The main circle at the Jardim Garcia de Orta in Panjim is seeing a connection between birds, trees and humans during the Serendipity Festival. This is thanks to the Save Mollem group being given an opportunity to showcase the ills of destroying Goa’s biodiversity under the guise of infrastructure development.
The Serendipity Festival invited the Save Mollem group to present the ills of the three projects – double tracking; widening of NH 4; and the transmission line passing through. The wildlife and environment will be affected because of the clearing of vast tracts of areas in Mollem to accommodate the three projects planned by the government.
Save Mollem has designed cards that carry imprints of the species of wildlife that will vanish if Mollem is destroyed and the trees that will be cut to accommodate the projects. Visitors to the site, after being briefed of the ills, are requested to pick any postcard of their choice, write a note to individuals of their choice and the same is later mailed by the Save Mollem group to the individual selected.
A book of addresses from the president of India to all involved in clearing the three projects is made available.
“Please stop rigging reports”, reads one postcard addressed to the Environment Impact Assessment (EIA); “Manohar Parrikar would be ashamed if you allowed this project to continue. Change before it’s too late”, reads a postcard to Chief Minister Pramod Sawant; “Get your act together and protect your land,” reads another to the chief minister.
“We need to respect our planet and all its creation”, writes a visitor to Vishwajit Rane; “Don’t mess with subjects you are unaware of. Leave our forests alone”, reads a note to Nilesh Cabral.
“I like this idea. I am not sure how much my children were aware of the problem we are going to face because of the destruction of Mollem, but now that they are here, I can tell you they enjoyed it, and it is going to keep them thinking and spreading the word around,” echoed Martha Menezes, as her children kept going through the work on display at the centre.

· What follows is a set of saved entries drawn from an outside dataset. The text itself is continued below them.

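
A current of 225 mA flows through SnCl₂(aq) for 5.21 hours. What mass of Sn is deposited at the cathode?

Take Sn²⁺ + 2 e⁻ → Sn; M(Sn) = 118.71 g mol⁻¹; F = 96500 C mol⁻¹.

2.60 g

Q = I·t = 0.2250 A × 18756 s = 4220 C.
n(e⁻) = Q/F = 4220 / 96500 = 0.04373 mol.
Sn²⁺ + 2 e⁻ → Sn, so n(Sn) = n(e⁻)/2 = 0.02187 mol.
m = n·M = 0.02187 × 118.71 = 2.60 g.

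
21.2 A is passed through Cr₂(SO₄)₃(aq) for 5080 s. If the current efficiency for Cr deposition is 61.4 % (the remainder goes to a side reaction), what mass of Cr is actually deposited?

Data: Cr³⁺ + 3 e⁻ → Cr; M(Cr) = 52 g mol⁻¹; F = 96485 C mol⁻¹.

Q = I·t = 21.20 × 5080.0 = 107700 C.
n(e⁻) = 107700/96485 = 1.116 mol; theoretically n(Cr) = 1.116/3 = 0.3721 mol, m_theo = 19.35 g.
At 61.4 % efficiency, m_actual = 0.614 × 19.35 = 11.9 g.

11.9 g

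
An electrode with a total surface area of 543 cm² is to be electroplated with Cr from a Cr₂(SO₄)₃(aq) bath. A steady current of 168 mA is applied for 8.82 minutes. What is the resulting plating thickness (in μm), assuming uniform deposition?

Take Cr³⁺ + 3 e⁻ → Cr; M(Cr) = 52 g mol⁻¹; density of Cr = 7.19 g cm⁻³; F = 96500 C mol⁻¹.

Q = I·t = 0.1680 × 529.20 = 88.91 C; n(e⁻) = 0.0009213 mol.
n(Cr) = n(e⁻)/3 = 0.0003071 mol, so m = 0.0003071 × 52 = 0.01597 g.
Volume = m/ρ = 0.01597 / 7.19 = 0.002221 cm³.
Thickness = V/A = 0.002221 / 543 = 4.09 × 10⁻⁶ cm = 0.0409 μm.

0.0409 μm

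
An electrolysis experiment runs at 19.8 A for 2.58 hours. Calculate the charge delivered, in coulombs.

Q = I·t = 19.80 A × 9288.0 s = 1.84 × 10⁵ C.

1.84 × 10⁵ C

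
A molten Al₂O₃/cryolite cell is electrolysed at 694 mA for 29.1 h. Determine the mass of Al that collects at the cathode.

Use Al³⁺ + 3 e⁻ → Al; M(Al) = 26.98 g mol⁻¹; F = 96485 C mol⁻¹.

Q = I·t = 0.6940 A × 104760 s = 72700 C.
n(e⁻) = Q/F = 72700 / 96485 = 0.7535 mol.
Al³⁺ + 3 e⁻ → Al, so n(Al) = n(e⁻)/3 = 0.2512 mol.
m = n·M = 0.2512 × 26.98 = 6.78 g.

6.78 g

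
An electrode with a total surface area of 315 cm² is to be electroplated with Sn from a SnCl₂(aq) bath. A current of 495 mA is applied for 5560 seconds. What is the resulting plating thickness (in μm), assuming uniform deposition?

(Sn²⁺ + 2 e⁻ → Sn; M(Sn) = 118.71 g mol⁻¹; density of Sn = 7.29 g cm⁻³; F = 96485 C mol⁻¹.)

7.37 μm

Q = I·t = 0.4950 × 5560.0 = 2752 C; n(e⁻) = 0.02852 mol.
n(Sn) = n(e⁻)/2 = 0.01426 mol, so m = 0.01426 × 118.71 = 1.693 g.
Volume = m/ρ = 1.693 / 7.29 = 0.2322 cm³.
Thickness = V/A = 0.2322 / 315 = 7.37 × 10⁻⁴ cm = 7.37 μm.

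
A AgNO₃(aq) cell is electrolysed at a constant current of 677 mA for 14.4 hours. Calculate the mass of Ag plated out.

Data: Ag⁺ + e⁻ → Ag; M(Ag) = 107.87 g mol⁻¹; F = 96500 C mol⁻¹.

Q = I·t = 0.6770 A × 51840 s = 35100 C.
n(e⁻) = Q/F = 35100 / 96500 = 0.3637 mol.
Ag⁺ + e⁻ → Ag, so n(Ag) = n(e⁻)/1 = 0.3637 mol.
m = n·M = 0.3637 × 107.87 = 39.2 g.

39.2 g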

“I cannot believe that we are going to lose so many birds and animals because of this stupid idea of the government to destroy such an important place of Goa. Greed has its limitations, but now I have realised that these guys are basically going to wipe out the forest and the fauna to make a few of them happy. Sad!” opined Francis Roncon, as he and his friends strolled through the garden in disbelief after visiting the cubicle.
The cubicle at the garden is manned by volunteers linked with Serendipity from 10 am to 9 pm till the end of the event. “People from Save Mollem were invited to perform on two days – December 17 and 18 – and they are around in the evenings to discuss and explain to visitors the problems they faced during their agitations and their plans ahead,” explained Razia Kazi, a Serendipity festival volunteer manning the cubicle.
“People are getting involved and appreciating what we are doing. We have kids, grownups and many foreigners who have been visiting and writing postcards to who they think is right. We collect everything and will later hand them over to Save Mollem who will post them,” explained Navin Kumar, another Serendipity volunteer.
The Save Mollem movement has been showing the government in a bad light since its inception. By stepping into the Serendipity ring, the government may have met its nemesis.